Quelques paroles de Rudolph Steiner lors d’un
échanges avec les jeunes de l’Ecole Waldorf de Stuttgart, le 16 janvier
1923. Ces propos sont rapportés par le Dr W. J. Stein, qui enseignait
l’histoire dans cette classe
- Dites moi à quelle époque c’est passé ce que votre maître vous a raconté ?
Les enfants répondirent :
- Au moyen-âge .
- Sans doute, dit le Dr Steiner , mais on peut préciser davantage.
Voyez-vous, au récit des aventures de Parzival, on peut très bien
reconnaître l’époque du huitième au neuvième siècle [1].

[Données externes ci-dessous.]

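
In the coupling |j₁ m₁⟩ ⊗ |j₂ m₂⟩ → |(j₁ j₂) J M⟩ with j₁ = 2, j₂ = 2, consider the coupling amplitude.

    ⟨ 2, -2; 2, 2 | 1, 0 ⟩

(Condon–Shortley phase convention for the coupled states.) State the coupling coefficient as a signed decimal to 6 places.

√[3·3!1!1!/6! · 0!4!4!0!1!1!] = √(72/5)
  +(−1)^3/∏(3,0,1,1,0,0)! = -1/6  (running -1/6)
⟨..|..⟩ = √(72/5)·(-1/6) = -0.632456

-0.632456  (= −√(2/5))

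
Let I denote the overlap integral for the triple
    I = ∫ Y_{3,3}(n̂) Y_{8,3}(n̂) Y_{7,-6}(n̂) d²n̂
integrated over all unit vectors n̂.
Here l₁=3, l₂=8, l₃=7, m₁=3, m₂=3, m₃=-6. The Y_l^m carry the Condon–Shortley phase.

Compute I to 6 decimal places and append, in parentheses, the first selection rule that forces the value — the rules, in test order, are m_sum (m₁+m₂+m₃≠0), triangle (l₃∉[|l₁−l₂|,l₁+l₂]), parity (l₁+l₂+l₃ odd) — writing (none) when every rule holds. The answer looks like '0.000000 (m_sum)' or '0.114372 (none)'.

Rules hold: Σm=0, L=18 even, 5≤7≤11.
N = 7·17·15 = 1785
Δ = 4!·2!·12!/19! = 1/5290740
Racah Σ t=1..3: t=1:−1/7257600 t=2:+1/2073600 t=3:−1/7257600 = 1/4838400
⇒ 3j(3 8 7; 0 0 0)² = 252/20995, sgn -1
Racah Σ t=0..0: t=0:+1/1916006400 = 1/1916006400
⇒ 3j(3 8 7; 3 3 -6)² = 5/4522, sgn -1
4πI² = N·(3j₀)²·(3jₘ)² = 1890/79781
I = +1·√(0.0236899/4π) = 0.04341864
No selection rule forces the value: the integral is nonzero (none).

0.043419 (none)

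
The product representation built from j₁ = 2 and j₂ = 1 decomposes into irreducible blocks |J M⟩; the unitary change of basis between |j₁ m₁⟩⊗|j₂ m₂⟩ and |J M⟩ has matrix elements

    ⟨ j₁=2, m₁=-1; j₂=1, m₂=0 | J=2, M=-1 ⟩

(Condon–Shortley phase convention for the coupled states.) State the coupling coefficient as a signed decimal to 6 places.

−√(1/6) ≈ -0.408248

triangle: 1!*3!*1!/6! = 6/720
(j±m)!: 1!*3!*1!*1!*1!*3! = 36
prefactor² = (2J+1)*Δ*N² = 3/2
  k=0: +1/(0!*1!*3!*1!*0!*0!) = 1/6
  k=1: −1/(1!*0!*2!*0!*1!*1!) = -1/2
Σ = -1/3  ⇒  CG² = 3/2*(-1/3)² = 1/6
CG = −√(1/6) = -0.408248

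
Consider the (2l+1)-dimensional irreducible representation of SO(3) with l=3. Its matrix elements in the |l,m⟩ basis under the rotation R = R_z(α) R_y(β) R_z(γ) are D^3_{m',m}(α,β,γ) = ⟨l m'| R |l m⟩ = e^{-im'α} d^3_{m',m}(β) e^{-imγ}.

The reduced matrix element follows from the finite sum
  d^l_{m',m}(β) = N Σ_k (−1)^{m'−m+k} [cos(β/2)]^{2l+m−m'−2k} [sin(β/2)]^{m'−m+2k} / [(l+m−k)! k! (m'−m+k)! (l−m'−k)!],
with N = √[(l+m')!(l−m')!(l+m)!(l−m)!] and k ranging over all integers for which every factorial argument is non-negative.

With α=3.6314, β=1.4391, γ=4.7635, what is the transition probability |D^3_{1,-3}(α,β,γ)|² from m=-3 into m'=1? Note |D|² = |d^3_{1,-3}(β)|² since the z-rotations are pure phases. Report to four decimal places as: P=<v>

P=0.1708

Split into d^3_{1,-3}(β=1.4391) × two z-phases.
Half-angle: c=0.752102, s=0.659046. N=√(24·2·1·720)=185.903201
k∈{0} keeps every argument non-negative
  k=0: (−1)^4·185.9032/(48)·0.7521^2·0.6590^4 = +0.413298
d^3_{1,-3}(1.4391) = +0.413298
|D^3_{1,-3}|² = |d^3_{1,-3}(β)|² = (+0.413298)² = 0.170815 (the z-rotation phases have unit modulus)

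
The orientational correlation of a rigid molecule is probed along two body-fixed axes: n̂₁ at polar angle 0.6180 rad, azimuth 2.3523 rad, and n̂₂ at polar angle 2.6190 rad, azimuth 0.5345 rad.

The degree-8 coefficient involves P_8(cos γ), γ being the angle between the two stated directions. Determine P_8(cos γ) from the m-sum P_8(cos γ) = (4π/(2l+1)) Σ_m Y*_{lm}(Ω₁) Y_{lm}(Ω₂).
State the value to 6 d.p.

0.092675

Summing Y*_{l m}(θ₁,φ₁)·Y_{l m}(θ₂,φ₂) over m ∈ [−8, 8]; prefactor 4π/(2·8+1) = 0.739198:
  term(m=-8) = -0.00001 + 0.00001j   from Y*(Ω₁)=0.00654 - 0.00020j, Y(Ω₂)=-0.00084 + 0.00180j
  term(m=-7) = -0.00050 - 0.00008j   from Y*(Ω₁)=-0.02675 - 0.02533j, Y(Ω₂)=0.01138 - 0.00778j
  term(m=-6) = -0.00068 - 0.00760j   from Y*(Ω₁)=0.00298 + 0.12763j, Y(Ω₂)=-0.05961 + 0.00390j
  term(m=-5) = 0.05133 - 0.01791j   from Y*(Ω₁)=0.20893 - 0.21723j, Y(Ω₂)=0.16088 + 0.08154j
  term(m=-4) = 0.09911 + 0.15036j   from Y*(Ω₁)=-0.47315 + 0.00737j, Y(Ω₂)=-0.20446 - 0.32096j
  term(m=-3) = -0.14130 + 0.15443j   from Y*(Ω₁)=0.29106 + 0.28434j, Y(Ω₂)=0.01682 + 0.51415j
  term(m=-2) = 0.00744 + 0.00400j   from Y*(Ω₁)=0.00022 + 0.02846j, Y(Ω₂)=0.14273 - 0.26016j
  term(m=-1) = 0.02565 - 0.10171j   from Y*(Ω₁)=0.29177 - 0.29405j, Y(Ω₂)=0.21789 - 0.12899j
  term(m=+0) = 0.04330 + 0.00000j   from Y*(Ω₁)=-0.10928 + 0.00000j, Y(Ω₂)=-0.39621 + 0.00000j
  term(m=+1) = 0.02565 + 0.10171j   from Y*(Ω₁)=-0.29177 - 0.29405j, Y(Ω₂)=-0.21789 - 0.12899j
  term(m=+2) = 0.00744 - 0.00400j   from Y*(Ω₁)=0.00022 - 0.02846j, Y(Ω₂)=0.14273 + 0.26016j
  term(m=+3) = -0.14130 - 0.15443j   from Y*(Ω₁)=-0.29106 + 0.28434j, Y(Ω₂)=-0.01682 + 0.51415j
  term(m=+4) = 0.09911 - 0.15036j   from Y*(Ω₁)=-0.47315 - 0.00737j, Y(Ω₂)=-0.20446 + 0.32096j
  term(m=+5) = 0.05133 + 0.01791j   from Y*(Ω₁)=-0.20893 - 0.21723j, Y(Ω₂)=-0.16088 + 0.08154j
  term(m=+6) = -0.00068 + 0.00760j   from Y*(Ω₁)=0.00298 - 0.12763j, Y(Ω₂)=-0.05961 - 0.00390j
  term(m=+7) = -0.00050 + 0.00008j   from Y*(Ω₁)=0.02675 - 0.02533j, Y(Ω₂)=-0.01138 - 0.00778j
  term(m=+8) = -0.00001 - 0.00001j   from Y*(Ω₁)=0.00654 + 0.00020j, Y(Ω₂)=-0.00084 - 0.00180j
Accumulated sum 0.12537 - 0.00000j; after 4π/(2l+1) scaling, 0.09267 - 0.00000j ⇒ P_8 = 0.092675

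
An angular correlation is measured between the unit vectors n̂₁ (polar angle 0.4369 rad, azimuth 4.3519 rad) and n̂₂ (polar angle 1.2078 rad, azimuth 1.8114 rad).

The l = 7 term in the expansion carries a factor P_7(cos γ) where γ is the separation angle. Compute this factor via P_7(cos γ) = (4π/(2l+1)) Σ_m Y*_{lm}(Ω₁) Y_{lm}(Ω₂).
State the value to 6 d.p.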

Ce furent des temps sanglants. Les hommes étaient habitués à vivre dans
le sang. Partout s’étendaient encore des forêts sauvages. On se battait
dans ces forêts. Partout on y consommait encore des sacrifices
sanglants. A travers ces forêts passaient de temps à autre des figures
lumineuses et claires, vêtues de cuirasses éclatantes. Lorsqu’elles
s’approchaient des lieux où habitaient le hommes dans la forêt, ceux-ci
se rassemblaient et discutaient entre eux et cessaient de se battre et
de piller.
Ces chevaliers passants, qui apparaissaient de temps à autre dans leur
cuirasses brillantes, faisaient régner à cette époque sanglante un ordre
sanglant. Le centre de cette chevalerie dispersée en tous lieux,
c’étaient les chevaliers du roi Arthur, ou, comme on peut encore les
nommer, « les chevaliers au glaive ». Leur centre de rayonnement était
dans le nord de la France et en Angleterre. Mais il y avait à cette
époque d’autres chevaliers. Réfléchissez bien : Les chevaliers d’Arthur
étaient les chevaliers du Glaive. Que peuvent bien avoir été les autres
chevaliers ?
Le Dr Steiner laissa les enfants chercher. Il les aida jusqu’à ce qu’enfin l’un des écoliers déclare :
- Les autres étaient les « les chevaliers du Verbe ».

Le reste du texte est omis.